I preface my comment by stating that this is the first entry I have read. Therefore, I may say something that conflicts with things you may have stated in the past, or I may reiterate something already said.

Oftentimes, adoptive parents are afraid. They are afraid that birth parents are going to appear and take something away from their relationship with their child. They are afraid that birth parents are going to stir up emotions that they are not equipped to handle. It is entirely possible that your daughter has no idea she was adopted. There are many reasons why adoptive parents get scared. These fears are valid just as your anger at the adoptive parents is. I like where Sarah was going with her explanation, but I have a different take. Rather than focus on the "legally binding" agreement that you made, regardless of whether you were educated/counseled properly or not, try to approach this from the angle that they may just be scared. Your daughter’s parents many not know how to handle your presence in their life. You may be the truth to a lie they have been evading.

With that said, I personally feel that it is in the best interest of the adopted child to have some link to their birth family as long as that link is not detrimental to their well-being. You probably know this, though, since you follow my blog!

I wish you the best. I hope the adoptive parents reach out to you as you have to them.

Joy@WDDCH said...

Sometimes my comments don't go through so hoping this one does! I've been following your story for a couple weeks. I really hope you get some sort of response and soon. *HUGS* The wait must be unbearable and I'm sorry you are going through this living nightmare right now. My best wishes are with you!

Bri said...

I read all your posts, the day you post. I can't seem to be able to comment very often. It sounds like joy has that same problem.....maybe look into it!?! Not that I am that insightful that you HAVE to hear what I have to say.
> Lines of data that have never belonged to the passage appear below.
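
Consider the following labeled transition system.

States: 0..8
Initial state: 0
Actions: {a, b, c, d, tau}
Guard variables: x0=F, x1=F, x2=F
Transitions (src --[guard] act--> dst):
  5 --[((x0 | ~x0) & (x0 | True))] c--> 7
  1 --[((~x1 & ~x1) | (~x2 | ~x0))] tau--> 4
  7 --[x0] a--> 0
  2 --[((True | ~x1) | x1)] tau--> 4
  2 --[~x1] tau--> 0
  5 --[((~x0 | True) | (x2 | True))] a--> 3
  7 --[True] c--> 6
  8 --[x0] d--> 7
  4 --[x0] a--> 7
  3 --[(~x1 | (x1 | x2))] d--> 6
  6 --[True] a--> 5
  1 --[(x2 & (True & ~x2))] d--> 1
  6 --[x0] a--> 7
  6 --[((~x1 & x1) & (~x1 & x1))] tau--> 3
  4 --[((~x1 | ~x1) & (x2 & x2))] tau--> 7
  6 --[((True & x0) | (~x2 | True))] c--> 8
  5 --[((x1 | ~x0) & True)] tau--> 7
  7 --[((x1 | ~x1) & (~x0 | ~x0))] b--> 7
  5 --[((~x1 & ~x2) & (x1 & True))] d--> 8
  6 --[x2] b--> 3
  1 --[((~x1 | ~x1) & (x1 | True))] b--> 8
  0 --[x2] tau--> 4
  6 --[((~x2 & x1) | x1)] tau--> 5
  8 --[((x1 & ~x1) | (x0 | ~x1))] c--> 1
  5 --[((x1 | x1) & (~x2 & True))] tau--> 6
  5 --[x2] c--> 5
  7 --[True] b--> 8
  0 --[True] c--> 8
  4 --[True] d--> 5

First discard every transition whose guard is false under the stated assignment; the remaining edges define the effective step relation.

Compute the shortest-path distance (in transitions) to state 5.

BFS to 5:
  Layer 0: {0}
  Layer 1: {8}
  Layer 2: {1}
  Layer 3: {4}
  Layer 4: {5}
5 enters at depth 4; path c·c·tau·d

Answer: 4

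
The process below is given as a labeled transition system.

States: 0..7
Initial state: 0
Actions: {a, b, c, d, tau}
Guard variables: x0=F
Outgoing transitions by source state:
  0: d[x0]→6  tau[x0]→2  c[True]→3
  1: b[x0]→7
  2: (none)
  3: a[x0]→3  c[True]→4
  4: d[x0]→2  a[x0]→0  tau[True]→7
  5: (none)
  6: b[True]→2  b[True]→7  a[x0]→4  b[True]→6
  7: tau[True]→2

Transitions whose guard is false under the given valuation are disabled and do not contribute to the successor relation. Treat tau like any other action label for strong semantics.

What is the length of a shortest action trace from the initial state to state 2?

Layered search for 2:
  Layer 0: {0}
  Layer 1: {3}
  Layer 2: {4}
  Layer 3: {7}
  Layer 4: {2}
depth(2)=4, e.g. c·c·tau·tau

Answer: 4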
Hehe!

I'm not an adoptive mom yet, but I came from a place where I completely feared the "brith family." It takes a lot of education and growth to see that not only is that assinine, but it also isn't the best thing for the child.

I think the hardest thing here is that you never talked about communication before hand, so now EVERYTHING is scary.

I do want to point out that reading your story makes me all the more confident in how far I personally have come on the open adoption spectrum. It is my very last wish in the world to have the person who brought my child(ren) in the world to feel the way you do. I hope it brings you some comfort to know you are touching people and teaching people!

Third Mom said...

Who really knows what's going on in their heads, but a couple of thoughts spring to mind.

One is that they believe time has helped you "get over" the loss of your daughter, and they are therefore not really concerned about contact.

Another is that they may actually be open to contact at some point; perhaps not right now, given that they haven't responded to your letters, but in the future. It's possible they're observing how you make contact, and are deciding how to move forward.

Also, Izzy may be talking about her first family, and they may want to make it possible for Izzy to reconnect when she's older.

None of these may be correct, but I think they're all in the realm of possibility.

I'm hoping that they are opening up to the idea of meeting, slowly perhaps, but in time.